What: Thermal Imaging In Broadcast Facilities
When: November 20, 2001 7:00 PM

What would it be worth to you to know well in advance that a critical bullet, elbow, clamp, circuit breaker, or other component essential to your being on the air, was going to fail? You would have enough warning to order a spare, plan a time to change it before it fails, and complete the repair without that embarrassing unplanned off-air time you hate to explain.

That was the topic at our November meeting, presented by Gary Cavell of Cavell, Mertz, and Davis. CMD has been experimenting with Thermal Imaging, a method well known to the heavy industrial world, but largely unused by broadcasters.

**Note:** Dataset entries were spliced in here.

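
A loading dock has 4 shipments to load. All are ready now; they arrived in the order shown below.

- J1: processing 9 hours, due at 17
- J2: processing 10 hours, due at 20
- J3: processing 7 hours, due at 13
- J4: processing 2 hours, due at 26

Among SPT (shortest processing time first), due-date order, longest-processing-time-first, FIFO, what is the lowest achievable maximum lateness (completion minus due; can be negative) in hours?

6

SPT (increasing processing time): J4 J3 J1 J2.
J4: 0→2, due 26, lateness -24
J3: 2→9, due 13, lateness -4
J1: 9→18, due 17, lateness 1
J2: 18→28, due 20, lateness 8
Maximum = 8.
EDD (increasing due date): J3 J1 J2 J4.
J3: 0→7, due 13, lateness -6
J1: 7→16, due 17, lateness -1
J2: 16→26, due 20, lateness 6
J4: 26→28, due 26, lateness 2
Maximum = 6.
LPT (decreasing processing time): J2 J1 J3 J4.
J2: 0→10, due 20, lateness -10
J1: 10→19, due 17, lateness 2
J3: 19→26, due 13, lateness 13
J4: 26→28, due 26, lateness 2
Maximum = 13.
FIFO (arrival order): J1 J2 J3 J4.
J1: 0→9, due 17, lateness -8
J2: 9→19, due 20, lateness -1
J3: 19→26, due 13, lateness 13
J4: 26→28, due 26, lateness 2
Maximum = 13.
SPT 8, EDD 6, LPT 13, FIFO 13 → minimum 6.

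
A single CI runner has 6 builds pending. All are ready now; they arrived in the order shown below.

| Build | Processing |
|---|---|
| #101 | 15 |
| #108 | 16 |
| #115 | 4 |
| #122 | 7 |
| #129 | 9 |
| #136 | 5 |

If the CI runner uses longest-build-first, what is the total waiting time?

LPT (decreasing processing time): #108 #101 #129 #122 #136 #115.
#108: waits 0, runs 0→16
#101: waits 16, runs 16→31
#129: waits 31, runs 31→40
#122: waits 40, runs 40→47
#136: waits 47, runs 47→52
#115: waits 52, runs 52→56
Sum = 0+16+31+40+47+52 = 186.

186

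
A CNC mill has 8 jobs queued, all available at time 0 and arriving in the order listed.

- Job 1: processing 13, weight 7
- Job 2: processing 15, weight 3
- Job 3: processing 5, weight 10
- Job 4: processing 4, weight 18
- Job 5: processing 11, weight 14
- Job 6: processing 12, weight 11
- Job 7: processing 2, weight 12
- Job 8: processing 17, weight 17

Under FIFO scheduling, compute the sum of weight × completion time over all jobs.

4590

FIFO (arrival order): Job 1 Job 2 Job 3 Job 4 Job 5 Job 6 Job 7 Job 8.
Job 1: finishes 13, weight 7, w·C = 91
Job 2: finishes 28, weight 3, w·C = 84
Job 3: finishes 33, weight 10, w·C = 330
Job 4: finishes 37, weight 18, w·C = 666
Job 5: finishes 48, weight 14, w·C = 672
Job 6: finishes 60, weight 11, w·C = 660
Job 7: finishes 62, weight 12, w·C = 744
Job 8: finishes 79, weight 17, w·C = 1343
Sum = 91+84+330+666+672+660+744+1343 = 4590.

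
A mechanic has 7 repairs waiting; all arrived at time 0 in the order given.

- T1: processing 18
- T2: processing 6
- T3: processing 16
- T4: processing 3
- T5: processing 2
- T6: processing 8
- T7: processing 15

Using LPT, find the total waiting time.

287

LPT (decreasing processing time): T1 T3 T7 T6 T2 T4 T5.
T1: waits 0, runs 0→18
T3: waits 18, runs 18→34
T7: waits 34, runs 34→49
T6: waits 49, runs 49→57
T2: waits 57, runs 57→63
T4: waits 63, runs 63→66
T5: waits 66, runs 66→68
Sum = 0+18+34+49+57+63+66 = 287.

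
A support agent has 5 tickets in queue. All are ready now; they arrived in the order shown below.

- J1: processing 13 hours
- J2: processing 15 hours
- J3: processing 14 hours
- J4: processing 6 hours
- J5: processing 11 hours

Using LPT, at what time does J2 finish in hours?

15

LPT (decreasing processing time): J2 J3 J1 J5 J4.
J2: 0→15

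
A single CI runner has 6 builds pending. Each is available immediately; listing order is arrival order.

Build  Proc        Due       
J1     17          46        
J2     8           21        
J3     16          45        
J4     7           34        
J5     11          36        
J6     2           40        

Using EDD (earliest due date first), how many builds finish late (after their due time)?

1

EDD (increasing due date): J2 J4 J5 J6 J3 J1.
J2: 0→8, due 21, tardiness 0
J4: 8→15, due 34, tardiness 0
J5: 15→26, due 36, tardiness 0
J6: 26→28, due 40, tardiness 0
J3: 28→44, due 45, tardiness 0
J1: 44→61, due 46, tardiness 15
Late builds: 1.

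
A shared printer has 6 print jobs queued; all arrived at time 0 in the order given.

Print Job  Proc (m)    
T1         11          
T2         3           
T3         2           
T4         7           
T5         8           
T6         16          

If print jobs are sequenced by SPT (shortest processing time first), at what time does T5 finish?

SPT (increasing processing time): T3 T2 T4 T5 T1 T6.
T3: 0→2
T2: 2→5
T4: 5→12
T5: 12→20

20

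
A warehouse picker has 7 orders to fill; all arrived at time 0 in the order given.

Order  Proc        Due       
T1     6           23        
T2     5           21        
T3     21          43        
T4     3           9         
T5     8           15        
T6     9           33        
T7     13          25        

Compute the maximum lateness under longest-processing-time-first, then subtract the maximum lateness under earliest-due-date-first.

34

LPT (decreasing processing time): T3 T7 T6 T5 T1 T2 T4.
T3: 0→21, due 43, lateness -22
T7: 21→34, due 25, lateness 9
T6: 34→43, due 33, lateness 10
T5: 43→51, due 15, lateness 36
T1: 51→57, due 23, lateness 34
T2: 57→62, due 21, lateness 41
T4: 62→65, due 9, lateness 56
Maximum = 56.
EDD (increasing due date): T4 T5 T2 T1 T7 T6 T3.
T4: 0→3, due 9, lateness -6
T5: 3→11, due 15, lateness -4
T2: 11→16, due 21, lateness -5
T1: 16→22, due 23, lateness -1
T7: 22→35, due 25, lateness 10
T6: 35→44, due 33, lateness 11
T3: 44→65, due 43, lateness 22
Maximum = 22.
Difference = 56 − 22 = 34.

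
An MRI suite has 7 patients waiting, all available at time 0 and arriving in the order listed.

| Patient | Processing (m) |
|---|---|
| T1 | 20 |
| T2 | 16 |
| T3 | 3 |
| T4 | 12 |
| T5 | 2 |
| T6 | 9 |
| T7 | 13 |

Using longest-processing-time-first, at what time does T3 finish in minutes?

LPT (decreasing processing time): T1 T2 T7 T4 T6 T3 T5.
T1: 0→20
T2: 20→36
T7: 36→49
T4: 49→61
T6: 61→70
T3: 70→73

73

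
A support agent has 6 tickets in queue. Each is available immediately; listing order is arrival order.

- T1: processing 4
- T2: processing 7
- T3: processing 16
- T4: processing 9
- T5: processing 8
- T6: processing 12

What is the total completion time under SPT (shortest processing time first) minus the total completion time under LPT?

SPT (increasing processing time): T1 T2 T5 T4 T6 T3.
T1: 0→4
T2: 4→11
T5: 11→19
T4: 19→28
T6: 28→40
T3: 40→56
Sum = 4+11+19+28+40+56 = 158.
LPT (decreasing processing time): T3 T6 T4 T5 T2 T1.
T3: 0→16
T6: 16→28
T4: 28→37
T5: 37→45
T2: 45→52
T1: 52→56
Sum = 16+28+37+45+52+56 = 234.
Difference = 158 − 234 = -76.

-76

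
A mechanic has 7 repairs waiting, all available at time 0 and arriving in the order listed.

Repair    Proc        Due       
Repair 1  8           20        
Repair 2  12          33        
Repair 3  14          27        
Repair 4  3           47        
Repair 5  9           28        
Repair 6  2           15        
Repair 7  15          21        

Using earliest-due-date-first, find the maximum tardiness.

27

EDD (increasing due date): Repair 6 Repair 1 Repair 7 Repair 3 Repair 5 Repair 2 Repair 4.
Repair 6: 0→2, due 15, tardiness 0
Repair 1: 2→10, due 20, tardiness 0
Repair 7: 10→25, due 21, tardiness 4
Repair 3: 25→39, due 27, tardiness 12
Repair 5: 39→48, due 28, tardiness 20
Repair 2: 48→60, due 33, tardiness 27
Repair 4: 60→63, due 47, tardiness 16
Maximum = 27.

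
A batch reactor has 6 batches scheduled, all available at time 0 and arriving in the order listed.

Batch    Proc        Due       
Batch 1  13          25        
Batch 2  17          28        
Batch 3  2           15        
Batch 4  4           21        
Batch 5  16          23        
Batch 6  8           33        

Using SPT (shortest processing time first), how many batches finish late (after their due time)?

3

SPT (increasing processing time): Batch 3 Batch 4 Batch 6 Batch 1 Batch 5 Batch 2.
Batch 3: 0→2, due 15, tardiness 0
Batch 4: 2→6, due 21, tardiness 0
Batch 6: 6→14, due 33, tardiness 0
Batch 1: 14→27, due 25, tardiness 2
Batch 5: 27→43, due 23, tardiness 20
Batch 2: 43→60, due 28, tardiness 32
Late batches: 3.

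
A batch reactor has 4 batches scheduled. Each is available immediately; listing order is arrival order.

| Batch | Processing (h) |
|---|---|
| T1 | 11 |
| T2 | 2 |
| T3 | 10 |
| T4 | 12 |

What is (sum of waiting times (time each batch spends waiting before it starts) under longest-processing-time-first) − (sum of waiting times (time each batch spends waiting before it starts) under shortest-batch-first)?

31

LPT (decreasing processing time): T4 T1 T3 T2.
T4: waits 0, runs 0→12
T1: waits 12, runs 12→23
T3: waits 23, runs 23→33
T2: waits 33, runs 33→35
Sum = 0+12+23+33 = 68.
SPT (increasing processing time): T2 T3 T1 T4.
T2: waits 0, runs 0→2
T3: waits 2, runs 2→12
T1: waits 12, runs 12→23
T4: waits 23, runs 23→35
Sum = 0+2+12+23 = 37.
Difference = 68 − 37 = 31.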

First experimenting with a standard camera and infrared film, they quickly learned that the infrared images they needed to see were well above the segment of spectrum which infrared film is able to see. They were also unable to predict the focus point of the images they did capture, leading to blurry, worthless images. Research led them to the camera and technology they sought.

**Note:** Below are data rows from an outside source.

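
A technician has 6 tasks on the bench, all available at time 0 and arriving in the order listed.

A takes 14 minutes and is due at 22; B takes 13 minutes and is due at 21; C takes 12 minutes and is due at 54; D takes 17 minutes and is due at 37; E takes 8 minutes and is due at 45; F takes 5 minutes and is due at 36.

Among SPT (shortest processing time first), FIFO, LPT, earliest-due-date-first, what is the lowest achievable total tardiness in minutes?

44

SPT (increasing processing time): F E C B A D.
F: 0→5, due 36, tardiness 0
E: 5→13, due 45, tardiness 0
C: 13→25, due 54, tardiness 0
B: 25→38, due 21, tardiness 17
A: 38→52, due 22, tardiness 30
D: 52→69, due 37, tardiness 32
Sum = 0+0+0+17+30+32 = 79.
FIFO (arrival order): A B C D E F.
A: 0→14, due 22, tardiness 0
B: 14→27, due 21, tardiness 6
C: 27→39, due 54, tardiness 0
D: 39→56, due 37, tardiness 19
E: 56→64, due 45, tardiness 19
F: 64→69, due 36, tardiness 33
Sum = 0+6+0+19+19+33 = 77.
LPT (decreasing processing time): D A B C E F.
D: 0→17, due 37, tardiness 0
A: 17→31, due 22, tardiness 9
B: 31→44, due 21, tardiness 23
C: 44→56, due 54, tardiness 2
E: 56→64, due 45, tardiness 19
F: 64→69, due 36, tardiness 33
Sum = 0+9+23+2+19+33 = 86.
EDD (increasing due date): B A F D E C.
B: 0→13, due 21, tardiness 0
A: 13→27, due 22, tardiness 5
F: 27→32, due 36, tardiness 0
D: 32→49, due 37, tardiness 12
E: 49→57, due 45, tardiness 12
C: 57→69, due 54, tardiness 15
Sum = 0+5+0+12+12+15 = 44.
SPT 79, FIFO 77, LPT 86, EDD 44 → minimum 44.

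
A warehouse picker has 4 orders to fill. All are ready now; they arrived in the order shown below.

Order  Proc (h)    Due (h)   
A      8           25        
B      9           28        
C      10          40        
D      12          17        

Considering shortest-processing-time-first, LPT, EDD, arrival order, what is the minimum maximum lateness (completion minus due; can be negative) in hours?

1

SPT (increasing processing time): A B C D.
A: 0→8, due 25, lateness -17
B: 8→17, due 28, lateness -11
C: 17→27, due 40, lateness -13
D: 27→39, due 17, lateness 22
Maximum = 22.
LPT (decreasing processing time): D C B A.
D: 0→12, due 17, lateness -5
C: 12→22, due 40, lateness -18
B: 22→31, due 28, lateness 3
A: 31→39, due 25, lateness 14
Maximum = 14.
EDD (increasing due date): D A B C.
D: 0→12, due 17, lateness -5
A: 12→20, due 25, lateness -5
B: 20→29, due 28, lateness 1
C: 29→39, due 40, lateness -1
Maximum = 1.
FIFO (arrival order): A B C D.
A: 0→8, due 25, lateness -17
B: 8→17, due 28, lateness -11
C: 17→27, due 40, lateness -13
D: 27→39, due 17, lateness 22
Maximum = 22.
SPT 22, LPT 14, EDD 1, FIFO 22 → minimum 1.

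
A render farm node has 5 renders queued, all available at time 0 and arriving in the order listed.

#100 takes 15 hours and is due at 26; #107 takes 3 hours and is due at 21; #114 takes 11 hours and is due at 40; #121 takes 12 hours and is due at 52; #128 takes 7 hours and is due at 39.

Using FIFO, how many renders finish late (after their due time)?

1

FIFO (arrival order): #100 #107 #114 #121 #128.
#100: 0→15, due 26, tardiness 0
#107: 15→18, due 21, tardiness 0
#114: 18→29, due 40, tardiness 0
#121: 29→41, due 52, tardiness 0
#128: 41→48, due 39, tardiness 9
Late renders: 1.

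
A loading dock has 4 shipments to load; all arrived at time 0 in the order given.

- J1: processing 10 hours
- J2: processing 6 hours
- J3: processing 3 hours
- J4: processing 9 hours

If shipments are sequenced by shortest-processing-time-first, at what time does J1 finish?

28

SPT (increasing processing time): J3 J2 J4 J1.
J3: 0→3
J2: 3→9
J4: 9→18
J1: 18→28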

A digital camera with special infrared sensors, cooled with liquid nitrogen, allowed them to see temperature differences as little as .1 degree. This change in temperature can indicate a component under stress. The proper understanding and interpretation of the images they capture enables them to "see" future failure points before they cause trouble. You have precious lead time to locate parts for outdated equipment or plan a wholesale upgrade to current equipment, before it catastrophically fails, and do the entire repair on your schedule.

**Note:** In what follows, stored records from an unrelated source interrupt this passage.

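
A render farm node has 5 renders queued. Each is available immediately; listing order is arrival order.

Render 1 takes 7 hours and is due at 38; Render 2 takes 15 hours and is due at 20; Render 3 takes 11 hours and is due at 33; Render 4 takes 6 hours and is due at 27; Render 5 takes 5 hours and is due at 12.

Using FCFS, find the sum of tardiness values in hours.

FIFO (arrival order): Render 1 Render 2 Render 3 Render 4 Render 5.
Render 1: 0→7, due 38, tardiness 0
Render 2: 7→22, due 20, tardiness 2
Render 3: 22→33, due 33, tardiness 0
Render 4: 33→39, due 27, tardiness 12
Render 5: 39→44, due 12, tardiness 32
Sum = 0+2+0+12+32 = 46.

46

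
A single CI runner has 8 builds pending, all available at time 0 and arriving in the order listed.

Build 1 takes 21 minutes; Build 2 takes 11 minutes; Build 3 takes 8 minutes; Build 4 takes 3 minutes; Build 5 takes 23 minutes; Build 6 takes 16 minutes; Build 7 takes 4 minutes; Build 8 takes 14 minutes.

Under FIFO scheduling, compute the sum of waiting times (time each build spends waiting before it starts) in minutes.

370

FIFO (arrival order): Build 1 Build 2 Build 3 Build 4 Build 5 Build 6 Build 7 Build 8.
Build 1: waits 0, runs 0→21
Build 2: waits 21, runs 21→32
Build 3: waits 32, runs 32→40
Build 4: waits 40, runs 40→43
Build 5: waits 43, runs 43→66
Build 6: waits 66, runs 66→82
Build 7: waits 82, runs 82→86
Build 8: waits 86, runs 86→100
Sum = 0+21+32+40+43+66+82+86 = 370.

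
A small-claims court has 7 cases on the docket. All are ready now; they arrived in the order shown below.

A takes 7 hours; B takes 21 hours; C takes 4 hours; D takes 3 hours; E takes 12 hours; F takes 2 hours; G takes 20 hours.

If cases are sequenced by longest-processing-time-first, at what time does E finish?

LPT (decreasing processing time): B G E A C D F.
B: 0→21
G: 21→41
E: 41→53

53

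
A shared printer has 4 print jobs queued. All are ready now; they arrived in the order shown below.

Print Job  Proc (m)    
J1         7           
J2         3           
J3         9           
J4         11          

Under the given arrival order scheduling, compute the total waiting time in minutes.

FIFO (arrival order): J1 J2 J3 J4.
J1: waits 0, runs 0→7
J2: waits 7, runs 7→10
J3: waits 10, runs 10→19
J4: waits 19, runs 19→30
Sum = 0+7+10+19 = 36.

36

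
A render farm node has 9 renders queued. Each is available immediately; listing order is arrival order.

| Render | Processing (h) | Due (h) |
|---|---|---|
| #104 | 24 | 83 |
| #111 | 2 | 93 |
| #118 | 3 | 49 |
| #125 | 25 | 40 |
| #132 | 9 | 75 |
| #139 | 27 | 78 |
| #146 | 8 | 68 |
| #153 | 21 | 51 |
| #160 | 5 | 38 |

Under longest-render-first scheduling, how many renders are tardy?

7

LPT (decreasing processing time): #139 #125 #104 #153 #132 #146 #160 #118 #111.
#139: 0→27, due 78, tardiness 0
#125: 27→52, due 40, tardiness 12
#104: 52→76, due 83, tardiness 0
#153: 76→97, due 51, tardiness 46
#132: 97→106, due 75, tardiness 31
#146: 106→114, due 68, tardiness 46
#160: 114→119, due 38, tardiness 81
#118: 119→122, due 49, tardiness 73
#111: 122→124, due 93, tardiness 31
Late renders: 7.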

The testing procedure is totally non-intrusive. It is done while the equipment is operating at full power and load, thus rendering an image of the normal operating condition. It can establish a baseline to use as a comparison with future tests, as well as uncover hidden problems. Some insurance companies even offer a discount for annual tests.

CMD is still developing the methodology, and experimenting with the interpretation necessary to do this on a large scale. It promises to make the engineers life much easier, and substantially reduce the unexpected failures that drive us nuts.